Perhaps he'd have the opportunity, if things worked out properly. She was an orphan; there'd be no one to miss her or inquire after her if she vanished.

Among his errands, he contrived to drop a message in a certain tobacconist's when he bought his own Cuban cigars. Tonight, after Lupe, he would find out if there was an answer to that message.

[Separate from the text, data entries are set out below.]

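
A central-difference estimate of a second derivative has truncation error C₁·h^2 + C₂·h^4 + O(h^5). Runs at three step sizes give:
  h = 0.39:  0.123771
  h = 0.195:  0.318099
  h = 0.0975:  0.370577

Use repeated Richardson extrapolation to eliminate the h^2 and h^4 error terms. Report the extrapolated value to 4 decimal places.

0.3884

First eliminate the h^2 term (factor 2^2 = 4):
  B₁ = (4·0.318099 − 0.123771)/3 = 0.382875
  B₂ = (4·0.370577 − 0.318099)/3 = 0.388070
Then eliminate the h^4 term (factor 2^4 = 16):
  (16·0.388070 − 0.382875)/15 = 0.388416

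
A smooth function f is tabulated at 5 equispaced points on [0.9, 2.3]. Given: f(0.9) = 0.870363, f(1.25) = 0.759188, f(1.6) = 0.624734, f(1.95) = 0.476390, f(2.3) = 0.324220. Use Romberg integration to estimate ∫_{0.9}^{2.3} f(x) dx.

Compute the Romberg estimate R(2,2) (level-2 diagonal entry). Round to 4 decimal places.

0.8617

R(0,0) (trapezoid, 1 panel, h=1.4000): 0.836208
R(1,0) (trapezoid, 2 panels, h=0.7000): 0.855418
R(2,0) (trapezoid, 4 panels, h=0.3500): 0.860161
R(1,1) = 0.855418 + (0.855418 − 0.836208)/3 = 0.861821
R(2,1) = 0.860161 + (0.860161 − 0.855418)/3 = 0.861742
R(2,2) = 0.861742 + (0.861742 − 0.861821)/15 = 0.861737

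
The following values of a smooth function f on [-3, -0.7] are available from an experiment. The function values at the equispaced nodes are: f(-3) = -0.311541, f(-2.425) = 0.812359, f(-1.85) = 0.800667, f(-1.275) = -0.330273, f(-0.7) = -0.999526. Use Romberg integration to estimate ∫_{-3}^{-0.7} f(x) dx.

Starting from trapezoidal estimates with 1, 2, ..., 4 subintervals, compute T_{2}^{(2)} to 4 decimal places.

T_{0}^{(0)} (trapezoid, 1 panel, h=2.3000): -1.507727
T_{1}^{(0)} (trapezoid, 2 panels, h=1.1500): 0.166904
T_{2}^{(0)} (trapezoid, 4 panels, h=0.5750): 0.360651
T_{1}^{(1)} = 0.166904 + (0.166904 − (-1.507727))/3 = 0.725114
T_{2}^{(1)} = 0.360651 + (0.360651 − 0.166904)/3 = 0.425233
T_{2}^{(2)} = 0.425233 + (0.425233 − 0.725114)/15 = 0.405241

0.4052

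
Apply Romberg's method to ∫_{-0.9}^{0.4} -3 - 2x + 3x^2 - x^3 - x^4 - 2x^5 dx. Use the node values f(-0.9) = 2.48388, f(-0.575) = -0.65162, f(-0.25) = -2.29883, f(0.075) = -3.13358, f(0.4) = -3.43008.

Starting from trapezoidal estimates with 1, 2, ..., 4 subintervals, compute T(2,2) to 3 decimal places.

T(0,0) (trapezoid, 1 panel, h=1.3000): -0.61503
T(1,0) (trapezoid, 2 panels, h=0.6500): -1.80175
T(2,0) (trapezoid, 4 panels, h=0.3250): -2.13107
T(1,1) = -1.80175 + (-1.80175 − (-0.61503))/3 = -2.19732
T(2,1) = -2.13107 + (-2.13107 − (-1.80175))/3 = -2.24084
T(2,2) = -2.24084 + (-2.24084 − (-2.19732))/15 = -2.24374

-2.244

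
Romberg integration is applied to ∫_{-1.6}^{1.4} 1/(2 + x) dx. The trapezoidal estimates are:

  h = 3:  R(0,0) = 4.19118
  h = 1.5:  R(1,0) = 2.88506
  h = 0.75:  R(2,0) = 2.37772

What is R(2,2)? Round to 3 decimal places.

Richardson extrapolation on the trapezoidal column (denominator 4−1=3):
R(1,1) = (4·2.88506 − 4.19118) / 3 = 2.44969
R(2,1) = (4·2.37772 − 2.88506) / 3 = 2.20861
R(2,2) = (16·2.20861 − 2.44969) / 15 = 2.19254
(Column j=1 coincides with Simpson's rule on the same nodes.)

2.193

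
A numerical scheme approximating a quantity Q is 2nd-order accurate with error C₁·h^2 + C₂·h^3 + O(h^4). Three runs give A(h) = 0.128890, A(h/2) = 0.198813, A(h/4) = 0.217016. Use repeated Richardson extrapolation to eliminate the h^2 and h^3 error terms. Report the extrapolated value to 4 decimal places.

First eliminate the h^2 term (factor 2^2 = 4):
  B₁ = (4·0.198813 − 0.128890)/3 = 0.222121
  B₂ = (4·0.217016 − 0.198813)/3 = 0.223084
Then eliminate the h^3 term (factor 2^3 = 8):
  (8·0.223084 − 0.222121)/7 = 0.223222

0.2232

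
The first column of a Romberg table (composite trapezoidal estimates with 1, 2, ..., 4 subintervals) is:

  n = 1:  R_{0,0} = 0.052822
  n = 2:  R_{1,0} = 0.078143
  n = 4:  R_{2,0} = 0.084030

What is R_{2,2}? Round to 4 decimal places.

0.0860

Richardson extrapolation on the trapezoidal column (denominator 4−1=3):
R_{1,1} = 0.078143 + (0.078143 − 0.052822)/3 = 0.086583
R_{2,1} = 0.084030 + (0.084030 − 0.078143)/3 = 0.085992
R_{2,2} = (16·0.085992 − 0.086583) / 15 = 0.085953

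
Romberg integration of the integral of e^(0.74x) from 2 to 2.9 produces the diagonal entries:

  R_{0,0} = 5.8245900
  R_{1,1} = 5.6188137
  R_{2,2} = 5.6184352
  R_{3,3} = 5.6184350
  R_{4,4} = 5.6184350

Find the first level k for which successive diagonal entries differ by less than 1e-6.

k = 3

|R_{1,1} − R_{0,0}| = 0.2057763 ≥ 1e-6
|R_{2,2} − R_{1,1}| = 0.0003785 ≥ 1e-6
|R_{3,3} − R_{2,2}| = 0.0000002 < 1e-6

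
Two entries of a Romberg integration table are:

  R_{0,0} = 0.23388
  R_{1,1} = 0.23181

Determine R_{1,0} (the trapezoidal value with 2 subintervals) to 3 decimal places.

From R_{1,1} = (4·R_{1,0} − R_{0,0})/3, solve for R_{1,0}:
4·R_{1,0} = 3·0.23181 + 0.23388 = 0.92931
R_{1,0} = 0.23233

0.232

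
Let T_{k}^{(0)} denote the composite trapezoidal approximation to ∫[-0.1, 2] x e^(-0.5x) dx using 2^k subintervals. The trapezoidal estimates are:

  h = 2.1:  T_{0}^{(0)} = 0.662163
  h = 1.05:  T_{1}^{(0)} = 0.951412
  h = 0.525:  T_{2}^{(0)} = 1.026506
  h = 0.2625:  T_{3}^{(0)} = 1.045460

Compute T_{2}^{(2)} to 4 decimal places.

1.0518

Richardson extrapolation on the trapezoidal column (denominator 4−1=3):
T_{1}^{(1)} = (4·0.951412 − 0.662163) / 3 = 1.047828
T_{2}^{(1)} = (4·1.026506 − 0.951412) / 3 = 1.051537
T_{2}^{(2)} = 1.051537 + (1.051537 − 1.047828)/15 = 1.051784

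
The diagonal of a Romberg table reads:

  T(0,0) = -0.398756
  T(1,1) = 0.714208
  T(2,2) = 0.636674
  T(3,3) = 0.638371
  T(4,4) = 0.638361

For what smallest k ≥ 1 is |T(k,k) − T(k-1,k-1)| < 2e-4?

|T(1,1) − T(0,0)| = 1.112964 ≥ 2e-4
|T(2,2) − T(1,1)| = 0.077534 ≥ 2e-4
|T(3,3) − T(2,2)| = 0.001697 ≥ 2e-4
|T(4,4) − T(3,3)| = 0.000010 < 2e-4

k = 4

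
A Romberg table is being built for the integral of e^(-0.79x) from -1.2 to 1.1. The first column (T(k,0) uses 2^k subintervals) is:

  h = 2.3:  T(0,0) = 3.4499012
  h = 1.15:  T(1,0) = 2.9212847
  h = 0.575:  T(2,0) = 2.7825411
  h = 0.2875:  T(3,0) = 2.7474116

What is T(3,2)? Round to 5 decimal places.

Richardson extrapolation on the trapezoidal column (denominator 4−1=3):
T(2,1) = 2.7825411 + (2.7825411 − 2.9212847)/3 = 2.7362932
T(3,1) = 2.7474116 + (2.7474116 − 2.7825411)/3 = 2.7357018
T(3,2) = 2.7357018 + (2.7357018 − 2.7362932)/15 = 2.7356624

2.73566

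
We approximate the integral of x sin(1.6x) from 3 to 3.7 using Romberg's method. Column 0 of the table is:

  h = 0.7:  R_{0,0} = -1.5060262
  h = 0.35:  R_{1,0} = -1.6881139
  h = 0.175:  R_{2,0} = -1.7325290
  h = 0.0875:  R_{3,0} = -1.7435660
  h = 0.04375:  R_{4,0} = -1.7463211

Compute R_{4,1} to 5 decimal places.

R_{4,1} = -1.7463211 + (-1.7463211 − (-1.7435660))/3 = -1.7472395
(Column j=1 coincides with Simpson's rule on the same nodes.)

-1.74724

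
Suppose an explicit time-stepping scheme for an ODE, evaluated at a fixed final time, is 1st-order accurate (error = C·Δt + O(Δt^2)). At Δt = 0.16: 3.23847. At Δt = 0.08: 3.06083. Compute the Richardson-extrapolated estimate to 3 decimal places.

2.883

Extrapolated value = (2·A(Δt/2) − A(Δt)) / (2 − 1)
= (2·3.06083 − 3.23847) / 1
= 2.88319 / 1 = 2.88319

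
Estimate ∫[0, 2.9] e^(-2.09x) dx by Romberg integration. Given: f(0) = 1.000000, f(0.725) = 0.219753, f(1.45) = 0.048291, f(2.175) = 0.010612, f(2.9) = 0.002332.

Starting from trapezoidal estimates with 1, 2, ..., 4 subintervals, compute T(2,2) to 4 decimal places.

0.4823

T(0,0) (trapezoid, 1 panel, h=2.9000): 1.453381
T(1,0) (trapezoid, 2 panels, h=1.4500): 0.796713
T(2,0) (trapezoid, 4 panels, h=0.7250): 0.565371
T(1,1) = 0.796713 + (0.796713 − 1.453381)/3 = 0.577824
T(2,1) = 0.565371 + (0.565371 − 0.796713)/3 = 0.488257
T(2,2) = 0.488257 + (0.488257 − 0.577824)/15 = 0.482286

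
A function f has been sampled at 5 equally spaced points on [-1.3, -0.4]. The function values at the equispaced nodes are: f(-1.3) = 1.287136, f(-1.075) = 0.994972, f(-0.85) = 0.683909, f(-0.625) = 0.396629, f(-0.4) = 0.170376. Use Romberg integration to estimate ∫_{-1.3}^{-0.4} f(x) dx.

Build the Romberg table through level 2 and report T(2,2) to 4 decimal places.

0.6294

T(0,0) (trapezoid, 1 panel, h=0.9000): 0.655880
T(1,0) (trapezoid, 2 panels, h=0.4500): 0.635699
T(2,0) (trapezoid, 4 panels, h=0.2250): 0.630960
T(1,1) = 0.635699 + (0.635699 − 0.655880)/3 = 0.628972
T(2,1) = 0.630960 + (0.630960 − 0.635699)/3 = 0.629380
T(2,2) = 0.629380 + (0.629380 − 0.628972)/15 = 0.629407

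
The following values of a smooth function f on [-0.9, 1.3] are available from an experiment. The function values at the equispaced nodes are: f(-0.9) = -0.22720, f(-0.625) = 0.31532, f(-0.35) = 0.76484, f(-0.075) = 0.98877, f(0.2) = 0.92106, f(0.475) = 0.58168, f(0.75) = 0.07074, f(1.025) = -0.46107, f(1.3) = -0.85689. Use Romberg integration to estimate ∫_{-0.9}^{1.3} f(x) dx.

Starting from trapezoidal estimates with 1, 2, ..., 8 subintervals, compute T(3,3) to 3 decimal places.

T(0,0) (trapezoid, 1 panel, h=2.2000): -1.19250
T(1,0) (trapezoid, 2 panels, h=1.1000): 0.41692
T(2,0) (trapezoid, 4 panels, h=0.5500): 0.66803
T(3,0) (trapezoid, 8 panels, h=0.2750): 0.72581
T(1,1) = 0.41692 + (0.41692 − (-1.19250))/3 = 0.95339
T(2,1) = 0.66803 + (0.66803 − 0.41692)/3 = 0.75173
T(3,1) = 0.72581 + (0.72581 − 0.66803)/3 = 0.74507
T(2,2) = 0.75173 + (0.75173 − 0.95339)/15 = 0.73829
T(3,2) = 0.74507 + (0.74507 − 0.75173)/15 = 0.74463
T(3,3) = 0.74463 + (0.74463 − 0.73829)/63 = 0.74473

0.745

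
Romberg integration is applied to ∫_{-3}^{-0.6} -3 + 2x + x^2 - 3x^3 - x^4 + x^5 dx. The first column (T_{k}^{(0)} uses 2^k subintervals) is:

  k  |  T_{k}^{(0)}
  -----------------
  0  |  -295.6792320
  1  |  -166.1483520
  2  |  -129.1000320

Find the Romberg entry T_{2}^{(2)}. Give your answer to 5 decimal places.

-116.33587

T_{1}^{(1)} = (4·(-166.1483520) − (-295.6792320)) / 3 = -122.9713920
T_{2}^{(1)} = (4·(-129.1000320) − (-166.1483520)) / 3 = -116.7505920
T_{2}^{(2)} = (16·(-116.7505920) − (-122.9713920)) / 15 = -116.3358720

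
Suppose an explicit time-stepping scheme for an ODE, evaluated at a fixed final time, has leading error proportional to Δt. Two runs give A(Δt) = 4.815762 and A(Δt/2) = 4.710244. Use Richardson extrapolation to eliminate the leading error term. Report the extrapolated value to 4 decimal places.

4.6047

The leading error scales as Δt; refining by a factor of 2 reduces it by 2^1 = 2.
Extrapolated value = (2·A(Δt/2) − A(Δt)) / (2 − 1)
= (2·4.710244 − 4.815762) / 1
= 4.604726 / 1 = 4.604726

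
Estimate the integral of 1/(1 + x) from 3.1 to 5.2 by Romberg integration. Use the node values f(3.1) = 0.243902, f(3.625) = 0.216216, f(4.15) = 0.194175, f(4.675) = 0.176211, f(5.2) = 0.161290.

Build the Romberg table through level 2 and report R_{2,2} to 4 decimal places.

R_{0,0} (trapezoid, 1 panel, h=2.1000): 0.425452
R_{1,0} (trapezoid, 2 panels, h=1.0500): 0.416610
R_{2,0} (trapezoid, 4 panels, h=0.5250): 0.414329
R_{1,1} = 0.416610 + (0.416610 − 0.425452)/3 = 0.413663
R_{2,1} = 0.414329 + (0.414329 − 0.416610)/3 = 0.413569
R_{2,2} = 0.413569 + (0.413569 − 0.413663)/15 = 0.413563

0.4136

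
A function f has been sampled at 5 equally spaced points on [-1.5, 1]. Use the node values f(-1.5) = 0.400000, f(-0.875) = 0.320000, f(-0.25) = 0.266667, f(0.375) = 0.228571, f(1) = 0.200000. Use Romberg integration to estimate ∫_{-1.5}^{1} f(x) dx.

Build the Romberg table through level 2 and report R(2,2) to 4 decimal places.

0.6932

R(0,0) (trapezoid, 1 panel, h=2.5000): 0.750000
R(1,0) (trapezoid, 2 panels, h=1.2500): 0.708334
R(2,0) (trapezoid, 4 panels, h=0.6250): 0.697024
R(1,1) = 0.708334 + (0.708334 − 0.750000)/3 = 0.694445
R(2,1) = 0.697024 + (0.697024 − 0.708334)/3 = 0.693254
R(2,2) = 0.693254 + (0.693254 − 0.694445)/15 = 0.693175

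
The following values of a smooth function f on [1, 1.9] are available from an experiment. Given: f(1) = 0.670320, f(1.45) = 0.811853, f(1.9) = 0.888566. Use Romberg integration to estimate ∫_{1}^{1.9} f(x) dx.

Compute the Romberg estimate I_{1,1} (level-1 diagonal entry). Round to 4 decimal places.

I_{0,0} (trapezoid, 1 panel, h=0.9000): 0.701499
I_{1,0} (trapezoid, 2 panels, h=0.4500): 0.716083
I_{1,1} = 0.716083 + (0.716083 − 0.701499)/3 = 0.720944

0.7209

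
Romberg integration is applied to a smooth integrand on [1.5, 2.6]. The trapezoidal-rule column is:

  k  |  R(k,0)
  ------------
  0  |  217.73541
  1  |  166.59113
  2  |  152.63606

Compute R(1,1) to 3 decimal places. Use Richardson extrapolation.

149.543

Richardson extrapolation on the trapezoidal column (denominator 4−1=3):
R(1,1) = 166.59113 + (166.59113 − 217.73541)/3 = 149.54304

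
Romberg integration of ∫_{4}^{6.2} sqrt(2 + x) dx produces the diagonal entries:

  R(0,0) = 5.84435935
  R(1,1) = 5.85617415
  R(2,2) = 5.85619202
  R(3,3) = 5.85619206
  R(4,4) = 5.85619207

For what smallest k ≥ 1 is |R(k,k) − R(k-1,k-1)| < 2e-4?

k = 2

|R(1,1) − R(0,0)| = 0.01181480 ≥ 2e-4
|R(2,2) − R(1,1)| = 0.00001787 < 2e-4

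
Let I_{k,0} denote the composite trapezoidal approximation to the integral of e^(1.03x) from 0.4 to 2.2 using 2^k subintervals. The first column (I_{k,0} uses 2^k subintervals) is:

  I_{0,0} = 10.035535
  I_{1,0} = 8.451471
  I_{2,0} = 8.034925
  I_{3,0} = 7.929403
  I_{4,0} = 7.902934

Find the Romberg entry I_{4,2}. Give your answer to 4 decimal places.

Richardson extrapolation on the trapezoidal column (denominator 4−1=3):
I_{3,1} = (4·7.929403 − 8.034925) / 3 = 7.894229
I_{4,1} = 7.902934 + (7.902934 − 7.929403)/3 = 7.894111
I_{4,2} = (16·7.894111 − 7.894229) / 15 = 7.894103

7.8941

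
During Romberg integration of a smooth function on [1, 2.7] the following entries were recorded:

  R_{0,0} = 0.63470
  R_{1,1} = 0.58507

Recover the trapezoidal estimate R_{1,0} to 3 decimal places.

0.597

From R_{1,1} = (4·R_{1,0} − R_{0,0})/3, solve for R_{1,0}:
4·R_{1,0} = 3·0.58507 + 0.63470 = 2.38991
R_{1,0} = 0.59748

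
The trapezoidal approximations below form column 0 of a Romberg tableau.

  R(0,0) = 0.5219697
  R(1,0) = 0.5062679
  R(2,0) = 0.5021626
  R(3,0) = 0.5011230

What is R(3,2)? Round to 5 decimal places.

R(2,1) = (4·0.5021626 − 0.5062679) / 3 = 0.5007942
R(3,1) = 0.5011230 + (0.5011230 − 0.5021626)/3 = 0.5007765
R(3,2) = 0.5007765 + (0.5007765 − 0.5007942)/15 = 0.5007753

0.50078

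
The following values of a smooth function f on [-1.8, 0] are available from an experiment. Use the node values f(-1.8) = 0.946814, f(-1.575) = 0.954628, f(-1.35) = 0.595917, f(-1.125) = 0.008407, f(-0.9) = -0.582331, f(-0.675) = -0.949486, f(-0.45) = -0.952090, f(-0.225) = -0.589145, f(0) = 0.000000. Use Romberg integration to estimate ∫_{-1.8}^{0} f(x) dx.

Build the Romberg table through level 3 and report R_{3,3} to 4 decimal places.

R_{0,0} (trapezoid, 1 panel, h=1.8000): 0.852133
R_{1,0} (trapezoid, 2 panels, h=0.9000): -0.098032
R_{2,0} (trapezoid, 4 panels, h=0.4500): -0.209294
R_{3,0} (trapezoid, 8 panels, h=0.2250): -0.234156
R_{1,1} = -0.098032 + (-0.098032 − 0.852133)/3 = -0.414754
R_{2,1} = -0.209294 + (-0.209294 − (-0.098032))/3 = -0.246381
R_{3,1} = -0.234156 + (-0.234156 − (-0.209294))/3 = -0.242443
R_{2,2} = -0.246381 + (-0.246381 − (-0.414754))/15 = -0.235156
R_{3,2} = -0.242443 + (-0.242443 − (-0.246381))/15 = -0.242180
R_{3,3} = -0.242180 + (-0.242180 − (-0.235156))/63 = -0.242291

-0.2423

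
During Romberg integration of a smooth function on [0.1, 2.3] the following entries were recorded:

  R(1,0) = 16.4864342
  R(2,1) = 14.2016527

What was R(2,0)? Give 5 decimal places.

From R(2,1) = (4·R(2,0) − R(1,0))/3, solve for R(2,0):
4·R(2,0) = 3·14.2016527 + 16.4864342 = 59.0913923
R(2,0) = 14.7728481

14.77285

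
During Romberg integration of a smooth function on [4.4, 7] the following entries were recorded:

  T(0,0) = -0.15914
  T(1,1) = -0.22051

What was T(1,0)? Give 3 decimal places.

From T(1,1) = (4·T(1,0) − T(0,0))/3, solve for T(1,0):
4·T(1,0) = 3·(-0.22051) + (-0.15914) = -0.82067
T(1,0) = -0.20517

-0.205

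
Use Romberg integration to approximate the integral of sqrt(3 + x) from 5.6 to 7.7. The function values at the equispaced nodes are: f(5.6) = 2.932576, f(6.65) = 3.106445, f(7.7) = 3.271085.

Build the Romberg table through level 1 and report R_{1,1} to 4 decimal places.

R_{0,0} (trapezoid, 1 panel, h=2.1000): 6.513844
R_{1,0} (trapezoid, 2 panels, h=1.0500): 6.518689
R_{1,1} = 6.518689 + (6.518689 − 6.513844)/3 = 6.520304

6.5203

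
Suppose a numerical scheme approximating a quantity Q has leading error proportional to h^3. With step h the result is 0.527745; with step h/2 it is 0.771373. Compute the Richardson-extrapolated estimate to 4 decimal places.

0.8062

The leading error scales as h^3; refining by a factor of 2 reduces it by 2^3 = 8.
Extrapolated value = (8·A(h/2) − A(h)) / (8 − 1)
= (8·0.771373 − 0.527745) / 7
= 5.643239 / 7 = 0.806177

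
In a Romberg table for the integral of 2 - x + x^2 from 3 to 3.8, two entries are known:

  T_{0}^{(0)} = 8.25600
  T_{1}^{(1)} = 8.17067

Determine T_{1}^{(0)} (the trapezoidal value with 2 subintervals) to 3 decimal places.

From T_{1}^{(1)} = (4·T_{1}^{(0)} − T_{0}^{(0)})/3, solve for T_{1}^{(0)}:
4·T_{1}^{(0)} = 3·8.17067 + 8.25600 = 32.76801
T_{1}^{(0)} = 8.19200

8.192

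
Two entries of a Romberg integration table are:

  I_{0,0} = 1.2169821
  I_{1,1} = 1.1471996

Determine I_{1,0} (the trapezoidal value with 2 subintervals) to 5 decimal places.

From I_{1,1} = (4·I_{1,0} − I_{0,0})/3, solve for I_{1,0}:
4·I_{1,0} = 3·1.1471996 + 1.2169821 = 4.6585809
I_{1,0} = 1.1646452

1.16465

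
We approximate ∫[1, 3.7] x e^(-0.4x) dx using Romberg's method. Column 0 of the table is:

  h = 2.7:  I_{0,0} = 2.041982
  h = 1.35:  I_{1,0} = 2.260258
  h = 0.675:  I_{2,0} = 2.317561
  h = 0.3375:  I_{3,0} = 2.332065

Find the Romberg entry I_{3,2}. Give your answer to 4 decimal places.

2.3369

Richardson extrapolation on the trapezoidal column (denominator 4−1=3):
I_{2,1} = 2.317561 + (2.317561 − 2.260258)/3 = 2.336662
I_{3,1} = (4·2.332065 − 2.317561) / 3 = 2.336900
I_{3,2} = 2.336900 + (2.336900 − 2.336662)/15 = 2.336916
(Column j=1 coincides with Simpson's rule on the same nodes.)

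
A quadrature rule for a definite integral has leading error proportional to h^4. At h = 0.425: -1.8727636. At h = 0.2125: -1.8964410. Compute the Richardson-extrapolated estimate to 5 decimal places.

The leading error scales as h^4; refining by a factor of 2 reduces it by 2^4 = 16.
Extrapolated value = (16·A(h/2) − A(h)) / (16 − 1)
= (16·(-1.8964410) − (-1.8727636)) / 15
= -28.4702924 / 15 = -1.8980195

-1.89802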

Meanwhile, the day plodded along like the weary cab-horse, straining its way up the hill of time towards noon, then straining to keep from tumbling headlong down the other side. Why anyone had ever chosen to build a city here, in this maze of hills and valleys, was beyond him. The inhabitants suffered from enough back and foot ailments to keep every purveyor of quack medicine in the country happy. There were no real places to leave a carriage, and even if you found one, it wasn't one where he'd want to leave a horse standing for long. The cable car system that ran up and down the Slot on Market Street had been invented because the life of a trolley-horse in San Francisco was a fraction of one in any other city. They had dropped dead in their traces all the time before the mechanical traction device took over their chore.

Paul, of course, did not have to walk unless he chose, nor suffer the press of the Great Unwashed on the cable cars unless he wished to. He always hired cabs with strong horses with some draft-blood in them; horses that were up to a long day of traversing the streets.

He had stopped by the tobacconist's early; on impulse, on the way back from the final errand of the day, he had the cabby stop there again.

Much to his pleasure there was already a reply to his message—a single slip of paper with three words, none of which would have given the game away even to Cameron. Twelve, the usual. It could have been someone's order, picked up by accident, for boxes of cigars or cigarettes, or any other product the tobacconist sold, which was precisely the point.